I have cats and rabbits. The rabbits tend to steal the cat's toys and vice versa. The one piece of cat furniture the rabbits really like is a scratcher that is an arch, so it is like a little tunnel. It is covered in carpet and sissel so the cats scratch it. The rabbits go under and on top of it. I have never seen the rabbits attempt to climb the condo though. They prefer the NIC shelves as Orlena mentioned.


----------



## liarakon (Jul 18, 2012)

Ah okay. I've looked at the NIC grids and I'm not sure how I would make it up as a toy? I can see how useful they would be for constructing cages, but aside from just making lots of tall, small platforms with ramps, I can't really think of any other fun and interesting ways I could make it up for them? :/

The cottontail cottages look cute  How thick is the cardboard? I'd love to give it a go, but I am worried as I am already having issues with my bunnies eating cardboard and am trying to avoid it as it can pack up in their digestive system and has in the past caused Ammy to go into bunny shut-down mode >_< Also if it is too light she would just grab it and throw it around, or atleast knock it over in an ATTEMPT to throw it :/
They do have something a bit like this:
http://www.petsathome.com/wcsstore/...ontAssetStore/images/products/large/28613.jpg
but made out of lots of little 'logs' which can be bent into a shape. It's a little arc/tunnel, but they're really not that interested in it aside from giving it the occasional chew :/


----------



## wendymac (Jul 18, 2012)

I have the cat condo cubes (purchased for when I had a cat inside, not bought specifically for bunnies). They're neat, because you can arrange them however you want. I keep everything on one level, so no need to worry about ramps.


----------



## MiniLopHop (Jul 18, 2012)

I made a "summer cabanna" for my rabbits with NIC grids. It is two grids long and one wide. I put 2 large tiles on the bottom to give a cool laying surface and a blanket over the top for privacy. It also lets them jump on the roof. Then there is a fan that gives a breeze through the short side. I added hanging toys on the sides. The rabbits love to hang out here to stay cool.

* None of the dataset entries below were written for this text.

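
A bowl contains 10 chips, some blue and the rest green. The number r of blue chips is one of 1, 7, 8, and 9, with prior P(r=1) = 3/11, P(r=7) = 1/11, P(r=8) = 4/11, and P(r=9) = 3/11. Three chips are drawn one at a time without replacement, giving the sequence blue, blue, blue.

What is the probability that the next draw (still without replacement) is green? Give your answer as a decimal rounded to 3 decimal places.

Compute the likelihood of the observed sequence for each case: P(data | r = 1) = (1/10)(0/9) = 0; P(data | r = 7) = (7/10)(6/9)(5/8) = 0.29167; P(data | r = 8) = (8/10)(7/9)(6/8) = 0.46667; P(data | r = 9) = (9/10)(8/9)(7/8) = 0.7.
The prior-weighted likelihoods are 3/11 · 0 = 0, 1/11 · 0.29167 = 0.026515, 4/11 · 0.46667 = 0.1697, 3/11 · 0.7 = 0.19091; these sum to 0.38712.
Dividing through by the total gives posterior P(r = 1 | data) = 0, P(r = 7 | data) = 0.068493, P(r = 8 | data) = 0.43836, P(r = 9 | data) = 0.49315.
The predictive probability is P(green next | data) = (3/7)(0.068493) + (2/7)(0.43836) + (1/7)(0.49315) = 0.22505.

0.225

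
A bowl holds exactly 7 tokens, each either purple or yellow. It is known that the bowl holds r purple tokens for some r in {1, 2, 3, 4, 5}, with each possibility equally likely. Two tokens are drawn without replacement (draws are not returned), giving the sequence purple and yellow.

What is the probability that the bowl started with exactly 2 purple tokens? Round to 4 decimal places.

0.2000

Compute the likelihood of the observed sequence for each case: P(data | r = 1) = (1/7)(6/6) = 1/7; P(data | r = 2) = (2/7)(5/6) = 5/21; P(data | r = 3) = (3/7)(4/6) = 2/7; P(data | r = 4) = (4/7)(3/6) = 2/7; P(data | r = 5) = (5/7)(2/6) = 5/21.
Multiplying each by its prior: 1/5 · 1/7 = 1/35, 1/5 · 5/21 = 1/21, 1/5 · 2/7 = 2/35, 1/5 · 2/7 = 2/35, 1/5 · 5/21 = 1/21; summing to 5/21.
By Bayes' rule, P(r = 2 | data) = (1/21) / (5/21) = 1/5.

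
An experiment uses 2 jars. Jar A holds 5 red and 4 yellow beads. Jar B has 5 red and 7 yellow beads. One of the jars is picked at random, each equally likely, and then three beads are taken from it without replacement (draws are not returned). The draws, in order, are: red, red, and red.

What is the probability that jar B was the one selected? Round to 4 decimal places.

Under each hypothesis, the probability of the observed sequence is: P(data | jar A) = (5/9)(4/8)(3/7) = 5/42; P(data | jar B) = (5/12)(4/11)(3/10) = 1/22.
Weighting by the prior gives 1/2 · 5/42 = 5/84, 1/2 · 1/22 = 1/44; these sum to 19/231.
Therefore the posterior P(jar B | data) = (1/44) / (19/231) = 21/76.

0.2763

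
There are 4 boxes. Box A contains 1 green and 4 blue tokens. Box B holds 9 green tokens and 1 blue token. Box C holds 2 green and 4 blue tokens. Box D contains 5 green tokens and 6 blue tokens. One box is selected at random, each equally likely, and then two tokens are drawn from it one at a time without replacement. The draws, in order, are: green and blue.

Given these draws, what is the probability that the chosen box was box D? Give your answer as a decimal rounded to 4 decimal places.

Under each hypothesis, the probability of the observed sequence is: P(data | box A) = (1/5)(4/4) = 0.2; P(data | box B) = (9/10)(1/9) = 0.1; P(data | box C) = (2/6)(4/5) = 0.26667; P(data | box D) = (5/11)(6/10) = 0.27273.
Weighting by the prior gives 1/4 · 0.2 = 0.05, 1/4 · 0.1 = 0.025, 1/4 · 0.26667 = 0.066667, 1/4 · 0.27273 = 0.068182; summing to 0.20985.
By Bayes' rule, P(box D | data) = (0.068182) / (0.20985) = 0.32491.

0.3249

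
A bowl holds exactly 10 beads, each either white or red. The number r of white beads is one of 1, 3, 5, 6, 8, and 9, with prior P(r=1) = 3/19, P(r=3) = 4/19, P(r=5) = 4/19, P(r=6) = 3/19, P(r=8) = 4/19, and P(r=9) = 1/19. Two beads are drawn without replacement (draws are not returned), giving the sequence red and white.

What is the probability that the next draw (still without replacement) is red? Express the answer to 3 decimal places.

Compute the likelihood of the observed sequence for each case: P(data | r = 1) = (9/10)(1/9) = 1/10; P(data | r = 3) = (7/10)(3/9) = 7/30; P(data | r = 5) = (5/10)(5/9) = 5/18; P(data | r = 6) = (4/10)(6/9) = 4/15; P(data | r = 8) = (2/10)(8/9) = 8/45; P(data | r = 9) = (1/10)(9/9) = 1/10.
Multiplying each by its prior: 3/19 · 1/10 = 3/190, 4/19 · 7/30 = 14/285, 4/19 · 5/18 = 10/171, 3/19 · 4/15 = 4/95, 4/19 · 8/45 = 32/855, 1/19 · 1/10 = 1/190; these sum to 178/855.
Normalising, the posterior is P(r = 1 | data) = 27/356, P(r = 3 | data) = 21/89, P(r = 5 | data) = 25/89, P(r = 6 | data) = 18/89, P(r = 8 | data) = 16/89, P(r = 9 | data) = 9/356.
So P(red next | data) = Σ P(red next | H) P(H | data) = (1)(27/356) + (3/4)(21/89) + (1/2)(25/89) + (3/8)(18/89) + (1/8)(16/89) + (0)(9/356) = 175/356.

0.492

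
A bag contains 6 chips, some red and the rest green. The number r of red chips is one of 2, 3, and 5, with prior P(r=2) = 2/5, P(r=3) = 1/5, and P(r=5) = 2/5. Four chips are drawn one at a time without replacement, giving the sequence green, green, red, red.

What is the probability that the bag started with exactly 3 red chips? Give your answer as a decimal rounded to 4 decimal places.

The likelihood of the observed sequence under each hypothesis: P(data | r = 2) = (4/6)(3/5)(2/4)(1/3) = 1/15; P(data | r = 3) = (3/6)(2/5)(3/4)(2/3) = 1/10; P(data | r = 5) = (1/6)(0/5) = 0.
Weighting by the prior gives 2/5 · 1/15 = 2/75, 1/5 · 1/10 = 1/50, 2/5 · 0 = 0; with total 7/150.
Hence P(r = 3 | data) = (1/50) / (7/150) = 3/7.

0.4286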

You can see it on the left with the cat blanket. The fan is on the right behind the fence. The cat scratcher you can see a bit more to the top of the picture (maroon and tan). The aquarium is set up as a dig box with clean dirt and the litter box is behind it with the hay wrack above.


----------



## LakeCondo (Jul 18, 2012)

*liarakon wrote: *


> Ah okay. I've looked at the NIC grids and I'm not sure how I would make it up as a toy? I can see how useful they would be for constructing cages, but aside from just making lots of tall, small platforms with ramps, I can't really think of any other fun and interesting ways I could make it up for them? :/
> 
> The cottontail cottages look cute  How thick is the cardboard? I'd love to give it a go, but I am worried as I am already having issues with my bunnies eating cardboard and am trying to avoid it as it can pack up in their digestive system and has in the past caused Ammy to go into bunny shut-down mode >_< Also if it is too light she would just grab it and throw it around, or atleast knock it over in an ATTEMPT to throw it /


The cottages aren't going to be for you, then. Honey chews cardboard, but eats little of what she's chewed. Does she chew plastic [such as coroplast] as well, indoor-outdoor carpeting? If there's anything she doesn't chew, the cardboard could be covered in some way. If she chews all those things, then fine wire mesh or fiberglass mesh might work. Both are available for replacing torn window screens.

NIC grids can be combined with other grids. You can use cooling racks for cakes & cookies, the better ones that would hold weight. Just like with the cottages, the rabbits can jump to the ground from various places & chase each other around, as shown in the cottontail cottage videos. But again, the grids that aren't vertical must be covered so they can be walked on.


----------